Terror en la mirada

Hace exactamente una semana, el sábado pasado, íbamos a pasar el día en familia para despedir a mi madre que viajaba a Jerusalén. A las nueve de la mañana hablé con ella y me comentaba contrariada y algo confundida que había terminado la maleta mientras veía en el canal 24 Horas que habían atacado Israel. Yo, que no había leído aún nada a esas horas del día, conjeturé que sería una nueva amenaza o amago en un conflicto que dura décadas. La tranquilicé diciéndole que haría algunas averiguaciones a ver qué estaba ocurriendo.

Incluso aunque aún no conocíamos el alcance de lo sucedido, las primeras noticias me confirmaron que mi madre no viajaría ese domingo. Horas más tarde empezamos a recibir información precisa de aquella madrugada atroz en la que cientos de personas perdieron la vida asesinadas por un grupo terrorista y, otras tantas, permanecen hoy desaparecidas y/o capturadas.

Cuando por fin llegamos a verla, esa misma mañana, no pude más que abrazarla fuerte y agradecer a Dios y a la vida que ‘todo lo malo’ hubiese ocurrido (tan sólo) unas horas antes. Veía aquellas primeras imágenes y pensaba que podría ser ella; que ella podría estar allí.

Además, en ese instante presentí algo que antes nunca había experimentado, que puede haber algo peor que la muerte.

Hace un par de días escuché una entrevista en la CNN a un padre irlandés que había perdido a su hija de 8 años en el ataque. Aseguraba, con lágrimas en los ojos y la voz temblorosa, que cuando le avisaron, tras salir del bunker en el que había permanecido durante 12 horas, que habían encontrado a Emily muerta lloró amargamente y, al mismo tiempo, grito: ¡Sí! Y sonrió.
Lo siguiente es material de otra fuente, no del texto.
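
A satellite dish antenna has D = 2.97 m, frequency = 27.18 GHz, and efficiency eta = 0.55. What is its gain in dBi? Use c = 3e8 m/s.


lambda = c/f = 3e8 / 2.718e+10 = 0.01103753 m
G = eta*(pi*D/lambda)^2 = 0.55*(pi*2.97/0.01103753)^2
G = 393035.4548 (linear)
G = 10*log10(393035.4548) = 55.9443 dBi

55.9443 dBi


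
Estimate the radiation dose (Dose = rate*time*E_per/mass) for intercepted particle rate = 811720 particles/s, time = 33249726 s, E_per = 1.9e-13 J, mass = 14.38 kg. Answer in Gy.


Total energy deposited = rate * time * E_per
  = 811720 * 33249726 * 1.9e-13 = 5.1280 J
Dose = E_total / mass = 5.1280 / 14.38
Dose = 0.3566063 Gy

0.3566 Gy


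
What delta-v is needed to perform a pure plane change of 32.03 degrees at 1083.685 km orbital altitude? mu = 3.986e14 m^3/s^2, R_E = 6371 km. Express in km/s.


r = 7454.6850 km = 7.454685e+06 m
V = sqrt(mu/r) = 7312.3000 m/s
di = 32.03 deg = 0.559029 rad
dV = 2*V*sin(di/2) = 2*7312.3000*sin(0.2795145)
dV = 4034.7663 m/s = 4.0348 km/s

4.0348 km/s


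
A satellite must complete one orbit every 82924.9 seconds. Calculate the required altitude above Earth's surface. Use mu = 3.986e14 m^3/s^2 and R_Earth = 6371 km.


T = 82924.9 s
r = (mu*T^2/(4*pi^2))^(1/3) = (3.986e14 * 82924.9^2 / (4*pi^2))^(1/3)
r = 4.1100694e+07 m = 41100.6942 km
alt = r - R_E = 41100.6942 - 6371 = 34729.6942 km

34729.6942 km


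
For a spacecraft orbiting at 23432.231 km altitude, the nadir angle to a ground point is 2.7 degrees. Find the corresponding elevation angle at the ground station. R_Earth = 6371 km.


r = R_E + alt = 29803.2310 km
Law of sines in the satellite / Earth-center / ground-point triangle:
  sin(nadir)/R_E = sin(90 + el)/r  =>  cos(el) = (r/R_E)*sin(nadir)
cos(el) = (29803.2310 / 6371.0000) * sin(2.7 deg) = 0.2203617
el = arccos(0.2203617) = 77.2697 deg
(Earth-central angle = 90 - nadir - el = 10.0303 deg)

77.2697 degrees


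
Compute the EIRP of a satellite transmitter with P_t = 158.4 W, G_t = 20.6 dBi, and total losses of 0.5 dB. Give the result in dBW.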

Sonrió porque “la muerte era la mejor de las posibilidades que conocía y esperaba”.

“O estaba muerta o en Gaza. Y si sabes algo de lo que le hacen a la gente allí es peor que la muerte. No tendría comida, ni agua. Estaría totalmente a oscuras en una habitación con quién sabe cuánta gente y aterrorizada cada segundo de su vida, por horas, días o incluso años, quién sabe. La muerte fue una bendición”.

Y por duro que suene, puedo entenderlo. Vivir ese terror debe ser peor que la muerte.  

El mismo terror en la mirada que desfigura los rostros de centenares de niños en Gaza tras los bombardeos de Israel. Niños que cargan otros niños con sus ropas ensangrentadas. Niños desconcertados, perdidos y heridos en mitad de esta monstruosa batalla.

Son niños, no soldados. Esto no es la guerra. Esto es una atrocidad inhumana.